Conservative MPs will seek to haul ministers to parliament to explain the sequence of events that led to the collapse of the trial of Cash and Berry, which had been due to begin this week.
Downing Street has said there was no ministerial or official involvement in the case being pulled.
But in an extraordinary disclosure Stephen Parkinson, the director of public prosecutions, said prosecutors were forced to drop the case after failing to obtain a witness statement from the government stating that China posed a “threat to the national security of the UK”.
Parkinson told MPs in a letter on Tuesday that “efforts were made over many months” to obtain this piece of evidence and that without it the case “could not succeed”, although legal experts have since cast doubt on whether it would have been necessary.
The developments have raised questions about the government’s diplomatic rapprochement with Beijing ahead of a crunch decision on whether to approve a proposal for a Chinese super-embassy in east London.
Robbins will become the latest senior government figure to travel to Beijing, after recent trips by Peter Kyle, the business secretary, for trade talks in September and Jonathan Powell, the national security adviser, for high-level meetings in July. Keir Starmer is expected to visit China early in the new year.
A UK government spokesperson said: “This visit has been long planned as part of the permanent undersecretary’s regular travel to the FCDO’s overseas network of embassies and high commissions. This follows the visit by the previous permanent undersecretary in April 2023.”
Robbins is reported to have attended a meeting in Whitehall in early September where Powell set out details of how the government’s evidence would not describe China as an “enemy”.
In order to prove the case under the Official Secrets Act, prosecutors would have had to show the defendants were acting for an “enemy”.
Parkinson told MPs that the case law had changed in July, after the trial of six Bulgarians accused of spying for Russia, and implied that the enemy requirement had become more stringent. Some legal experts argue that the bar for prosecution has in fact been lowered.

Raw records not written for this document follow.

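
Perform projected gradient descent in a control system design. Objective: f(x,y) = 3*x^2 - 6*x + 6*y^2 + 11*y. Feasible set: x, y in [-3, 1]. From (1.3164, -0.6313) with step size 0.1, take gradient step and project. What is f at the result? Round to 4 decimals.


Step 1: Compute gradient at (1.3164, -0.6313).
grad_x = 2*3*1.3164 - 6 = 1.8984
grad_y = 2*6*-0.6313 + 11 = 3.4244
Step 2: Gradient step.
x_raw = 1.3164 - 0.1*1.8984 = 1.1266
y_raw = -0.6313 - 0.1*3.4244 = -0.9737
Step 3: Project onto [-3, 1].
x_proj = clip(1.1266) = 1.0
y_proj = clip(-0.9737) = -0.9737
Step 4: Evaluate f.
f(1.0, -0.9737) = -8.0221


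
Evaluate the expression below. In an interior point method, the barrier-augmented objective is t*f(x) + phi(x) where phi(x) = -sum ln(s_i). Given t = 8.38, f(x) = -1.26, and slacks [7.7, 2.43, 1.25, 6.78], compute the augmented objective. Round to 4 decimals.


Step 1: Compute log-barrier.
ln values: [2.0412, 0.8879, 0.2231, 1.914]
phi = -(2.0412 + 0.8879 + 0.2231 + 1.914) = -5.0662
Step 2: Compute augmented objective.
t*f(x) = 8.38*-1.26 = -10.5588
Total = -10.5588 - 5.0662 = -15.625


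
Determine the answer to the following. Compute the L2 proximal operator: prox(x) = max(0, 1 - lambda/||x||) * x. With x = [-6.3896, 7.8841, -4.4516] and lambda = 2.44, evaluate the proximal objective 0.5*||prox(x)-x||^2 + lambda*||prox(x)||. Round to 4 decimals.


Step 1: Compute ||x||.
||x|| = 11.0816
Step 2: Compute scaling factor.
scale = max(0, 1 - 2.44/11.0816) = 0.7798
Step 3: prox(x) = [-4.9827, 6.1481, -3.4714]
||prox(x)|| = 8.6416
Step 4: Proximal objective.
0.5*||prox-x||^2 = 2.9768
lambda*||prox|| = 21.0855
Total = 24.0624


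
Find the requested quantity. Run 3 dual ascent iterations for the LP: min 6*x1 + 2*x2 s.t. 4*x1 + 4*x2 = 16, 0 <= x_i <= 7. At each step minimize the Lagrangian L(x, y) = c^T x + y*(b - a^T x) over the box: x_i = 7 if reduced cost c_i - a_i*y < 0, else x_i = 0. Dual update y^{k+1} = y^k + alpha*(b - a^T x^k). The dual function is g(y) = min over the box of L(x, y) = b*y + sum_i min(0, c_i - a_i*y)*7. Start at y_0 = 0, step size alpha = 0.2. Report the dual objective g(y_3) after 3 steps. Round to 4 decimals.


Dual ascent for LP: min 6*x1 + 2*x2, 4*x1 + 4*x2 = 16, 0 <= x_i <= 7
Step 1: y^k = 0.0, reduced costs: (6.0, 2.0)
  x^k = (0.0, 0.0), subgradient = b - a^T x = 16.0
  y^{k+1} = 0.0 + 0.2*16.0 = 3.2
Step 2: y^k = 3.2, reduced costs: (-6.8, -10.8)
  x^k = (7.0, 7.0), subgradient = b - a^T x = -40.0
  y^{k+1} = 3.2 + 0.2*-40.0 = -4.8
Step 3: y^k = -4.8, reduced costs: (25.2, 21.2)
  x^k = (0.0, 0.0), subgradient = b - a^T x = 16.0
  y^{k+1} = -4.8 + 0.2*16.0 = -1.6
Dual objective at y_3 = -1.6: reduced costs (12.4, 8.4), box minimizer x = (0.0, 0.0)
g(y_3) = b*y + (c1 - a1*y)*x1 + (c2 - a2*y)*x2 = 16*(-1.6) + 12.4*0.0 + 8.4*0.0 = -25.6 + 0.0 + 0.0 = -25.6


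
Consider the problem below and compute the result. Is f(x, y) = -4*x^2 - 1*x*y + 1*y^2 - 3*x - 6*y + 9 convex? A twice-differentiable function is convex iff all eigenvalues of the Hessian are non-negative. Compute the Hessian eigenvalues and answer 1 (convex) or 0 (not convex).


The Hessian of f(x,y) = -4*x^2 - 1*x*y + 1*y^2 - 3*x - 6*y + 9 is:
H = [[-8, -1], [-1, 2]]
Trace = -8 + 2 = -6
Determinant = -8*2 - (-1)^2 = -17
Discriminant = (-6)^2 - 4*-17 = 104.0
Eigenvalues: lambda_1 = -8.099, lambda_2 = 2.099
The function is not convex.

0


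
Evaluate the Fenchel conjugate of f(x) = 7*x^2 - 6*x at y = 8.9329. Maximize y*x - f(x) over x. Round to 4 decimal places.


f*(y) = sup_x {y*x - a*x^2 - b*x} = sup_x {(y-b)*x - a*x^2}
FOC: (y - b) - 2a*x = 0 => x* = (y - b)/(2a)
x* = (8.9329 + 6)/(2*7) = 1.0666
f*(8.9329) = (y-b)^2/(4a) = (8.9329 + 6)^2/(4*7)
= 222.9915/28 = 7.964


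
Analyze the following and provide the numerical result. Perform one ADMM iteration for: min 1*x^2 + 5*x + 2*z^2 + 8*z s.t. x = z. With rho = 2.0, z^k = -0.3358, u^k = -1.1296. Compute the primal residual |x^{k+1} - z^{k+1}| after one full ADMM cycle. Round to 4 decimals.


ADMM iteration with rho = 2.0, z^k = -0.3358, u^k = -1.1296
Step 1: x-update.
Minimize 1*x^2 + 5*x + (2.0/2)*(x + 0.3358 - 1.1296)^2
FOC: (2*1 + 2.0)*x = -5 + 2.0*(-0.3358 + 1.1296)
x^{k+1} = -0.8531
Step 2: z-update.
Minimize 2*z^2 + 8*z + (2.0/2)*(-0.8531 - z - 1.1296)^2
FOC: (2*2 + 2.0)*z = -8 + 2.0*(-0.8531 - 1.1296)
z^{k+1} = -1.9942
Step 3: u-update.
u^{k+1} = -1.1296 - 0.8531 + 1.9942 = 0.0115
Step 4: Primal residual = |-0.8531 + 1.9942| = 1.1411


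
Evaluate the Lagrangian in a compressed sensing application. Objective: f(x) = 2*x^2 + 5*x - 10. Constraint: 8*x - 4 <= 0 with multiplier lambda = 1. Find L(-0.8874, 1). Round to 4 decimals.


Step 1: Evaluate f(x).
f(-0.8874) = 2*(-0.8874)^2 + 5*(-0.8874) - 10 = -12.862
Step 2: Evaluate g(x).
g(-0.8874) = 8*-0.8874 - 4 = -11.0992
Step 3: Compute Lagrangian.
L = -12.862 + 1*-11.0992 = -23.9612


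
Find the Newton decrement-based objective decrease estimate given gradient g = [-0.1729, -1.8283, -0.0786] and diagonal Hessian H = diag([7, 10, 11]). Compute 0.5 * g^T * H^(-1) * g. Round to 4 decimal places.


Step 1: H is diagonal, so H^(-1) * g = [-0.0247, -0.1828, -0.0071].
Step 2: g^T H^(-1) g = sum_i g_i^2 / H_ii
  = (-0.1729)^2/7 + (-1.8283)^2/10 + (-0.0786)^2/11
  = 0.0043 + 0.3343 + 0.0006 = 0.3391
Step 3: Objective decrease = 0.5 * g^T H^(-1) g = 0.1696


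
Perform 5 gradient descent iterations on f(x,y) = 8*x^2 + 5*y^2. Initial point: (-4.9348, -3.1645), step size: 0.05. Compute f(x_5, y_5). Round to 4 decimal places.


Gradient descent on f(x,y) = 8*x^2 + 5*y^2.
Starting point: (-4.9348, -3.1645), alpha = 0.05
Step 1: grad_x = 2*8*-4.9348 = -78.9568, grad_y = 2*5*-3.1645 = -31.645
  x_1 = -4.9348 - 0.05*-78.9568 = -0.987
  y_1 = -3.1645 - 0.05*-31.645 = -1.5823
Step 2: grad_x = 2*8*-0.987 = -15.7914, grad_y = 2*5*-1.5823 = -15.8225
  x_2 = -0.987 - 0.05*-15.7914 = -0.1974
  y_2 = -1.5823 - 0.05*-15.8225 = -0.7911
Step 3: grad_x = 2*8*-0.1974 = -3.1583, grad_y = 2*5*-0.7911 = -7.9113
  x_3 = -0.1974 - 0.05*-3.1583 = -0.0395
  y_3 = -0.7911 - 0.05*-7.9113 = -0.3956
Step 4: grad_x = 2*8*-0.0395 = -0.6317, grad_y = 2*5*-0.3956 = -3.9556
  x_4 = -0.0395 - 0.05*-0.6317 = -0.0079
  y_4 = -0.3956 - 0.05*-3.9556 = -0.1978
Step 5: grad_x = 2*8*-0.0079 = -0.1263, grad_y = 2*5*-0.1978 = -1.9778
  x_5 = -0.0079 - 0.05*-0.1263 = -0.0016
  y_5 = -0.1978 - 0.05*-1.9778 = -0.0989
f(-0.0016, -0.0989) = 8*(-0.0016)^2 + 5*(-0.0989)^2 = 0.0489


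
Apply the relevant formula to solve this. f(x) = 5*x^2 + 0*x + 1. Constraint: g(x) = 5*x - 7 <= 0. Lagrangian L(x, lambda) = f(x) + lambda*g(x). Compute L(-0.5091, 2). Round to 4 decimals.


Step 1: Evaluate f(x).
f(-0.5091) = 5*(-0.5091)^2 + 0*(-0.5091) + 1 = 2.2959
Step 2: Evaluate g(x).
g(-0.5091) = 5*-0.5091 - 7 = -9.5455
Step 3: Compute Lagrangian.
L = 2.2959 + 2*-9.5455 = -16.7951


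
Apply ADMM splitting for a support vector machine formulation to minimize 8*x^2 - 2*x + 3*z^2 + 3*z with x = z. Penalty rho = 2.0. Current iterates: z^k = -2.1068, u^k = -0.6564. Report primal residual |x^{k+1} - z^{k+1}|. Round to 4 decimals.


ADMM iteration with rho = 2.0, z^k = -2.1068, u^k = -0.6564
Step 1: x-update.
Minimize 8*x^2 - 2*x + (2.0/2)*(x + 2.1068 - 0.6564)^2
FOC: (2*8 + 2.0)*x = 2 + 2.0*(-2.1068 + 0.6564)
x^{k+1} = -0.05
Step 2: z-update.
Minimize 3*z^2 + 3*z + (2.0/2)*(-0.05 - z - 0.6564)^2
FOC: (2*3 + 2.0)*z = -3 + 2.0*(-0.05 - 0.6564)
z^{k+1} = -0.5516
Step 3: u-update.
u^{k+1} = -0.6564 - 0.05 + 0.5516 = -0.1548
Step 4: Primal residual = |-0.05 + 0.5516| = 0.5016


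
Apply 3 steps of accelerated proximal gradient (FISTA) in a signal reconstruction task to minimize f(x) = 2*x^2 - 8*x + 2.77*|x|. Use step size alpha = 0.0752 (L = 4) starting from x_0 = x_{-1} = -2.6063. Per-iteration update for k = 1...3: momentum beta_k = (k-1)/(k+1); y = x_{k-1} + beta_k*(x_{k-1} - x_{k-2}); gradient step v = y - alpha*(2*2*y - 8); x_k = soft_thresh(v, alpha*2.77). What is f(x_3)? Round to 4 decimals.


FISTA on f(x) = 2*x^2 - 8*x + 2.77*|x|
L = 4, alpha = 0.0752
Iteration 1: beta = 0.0, y = -2.6063 + 0.0*(-2.6063 + 2.6063) = -2.6063
  grad(y) = -18.4252, v = y - alpha*grad = -1.2207
  prox(v) = soft_thresh(-1.2207, 0.2083) = -1.0124
Iteration 2: beta = 0.3333, y = -1.0124 + 0.3333*(-1.0124 + 2.6063) = -0.4811
  grad(y) = -9.9245, v = y - alpha*grad = 0.2652
  prox(v) = soft_thresh(0.2652, 0.2083) = 0.0569
Iteration 3: beta = 0.5, y = 0.0569 + 0.5*(0.0569 + 1.0124) = 0.5915
  grad(y) = -5.6338, v = y - alpha*grad = 1.0152
  prox(v) = soft_thresh(1.0152, 0.2083) = 0.8069
f(x_3) = 2*0.8069^2 - 8*0.8069 + 2.77*|0.8069| = -2.9179


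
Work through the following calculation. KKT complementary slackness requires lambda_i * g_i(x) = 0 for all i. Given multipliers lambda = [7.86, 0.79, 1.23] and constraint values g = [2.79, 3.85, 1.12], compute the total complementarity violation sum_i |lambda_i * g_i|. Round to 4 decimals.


KKT complementary slackness check:
lambda_1 * g_1 = 7.86 * 2.79 = 21.9294
lambda_2 * g_2 = 0.79 * 3.85 = 3.0415
lambda_3 * g_3 = 1.23 * 1.12 = 1.3776
Total violation = 21.9294 + 3.0415 + 1.3776 = 26.3485


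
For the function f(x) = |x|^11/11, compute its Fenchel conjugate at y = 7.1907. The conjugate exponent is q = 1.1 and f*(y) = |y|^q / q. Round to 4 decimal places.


The conjugate exponent q satisfies 1/p + 1/q = 1.
p = 11, so q = 11/(11 - 1) = 1.1
|y|^q = 7.1907^1.1 = 8.7589
f*(7.1907) = 8.7589 / 1.1 = 7.9626


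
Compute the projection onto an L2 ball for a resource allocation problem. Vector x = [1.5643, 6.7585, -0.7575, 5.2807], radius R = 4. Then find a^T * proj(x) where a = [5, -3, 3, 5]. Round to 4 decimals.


Step 1: Compute ||x|| (intermediates to 6 decimals).
||x|| = sqrt(1.5643^2 + 6.7585^2 + (-0.7575)^2 + 5.2807^2) = 8.751226
Step 2: Project.
Since ||x|| > R, scale = R/||x|| = 4/8.751226 = 0.457079, proj(x) = scale * x
proj(x) = [0.715009, 3.089168, -0.346237, 2.413697]
Step 3: Dot product.
a^T * proj(x) = 5*0.715009 - 3*3.089168 + 3*(-0.346237) + 5*2.413697 = 5.3373


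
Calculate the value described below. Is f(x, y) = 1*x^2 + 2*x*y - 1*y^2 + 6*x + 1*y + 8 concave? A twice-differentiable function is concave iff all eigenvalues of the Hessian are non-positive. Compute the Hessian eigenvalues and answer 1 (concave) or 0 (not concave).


The Hessian of f(x,y) = 1*x^2 + 2*x*y - 1*y^2 + 6*x + 1*y + 8 is:
H = [[2, 2], [2, -2]]
Trace = 2 - 2 = 0
Determinant = 2*-2 - (2)^2 = -8
Discriminant = (0)^2 - 4*-8 = 32.0
Eigenvalues: lambda_1 = -2.8284, lambda_2 = 2.8284
The function is not concave.

0


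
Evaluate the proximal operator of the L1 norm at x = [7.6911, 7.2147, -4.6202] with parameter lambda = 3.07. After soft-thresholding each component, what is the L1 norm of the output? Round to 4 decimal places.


Soft-thresholding with lambda = 3.07:
prox(7.6911) = sign(7.6911)*max(|7.6911| - 3.07, 0) = 4.6211
prox(7.2147) = sign(7.2147)*max(|7.2147| - 3.07, 0) = 4.1447
prox(-4.6202) = sign(-4.6202)*max(|-4.6202| - 3.07, 0) = -1.5502
prox(x) = [4.6211, 4.1447, -1.5502]
||prox(x)||_1 = 4.6211 + 4.1447 + 1.5502 = 10.316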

Starmer has argued that the case against Cash and Berry rested on the Conservative government’s approach towards China, saying that the alleged offences took place in 2022 and early 2023. “You have to prosecute people on the basis of the circumstances at the time of the alleged offence, and so all the focus needs to be on the policy of the Tory government in place then,” the prime minister told reporters this week.
Philip Barton, the last permanent secretary in the Foreign Office, visited Beijing in the spring of 2023 for meetings with senior figures including Liu Jianchao, the head of the Chinese Communist party’s powerful international department.
Liu last visited London in June for meetings with MPs and ministers including the then foreign secretary David Lammy, but was reportedly detained by Chinese authorities shortly after his return. He has been replaced in his role by Liu Haixing.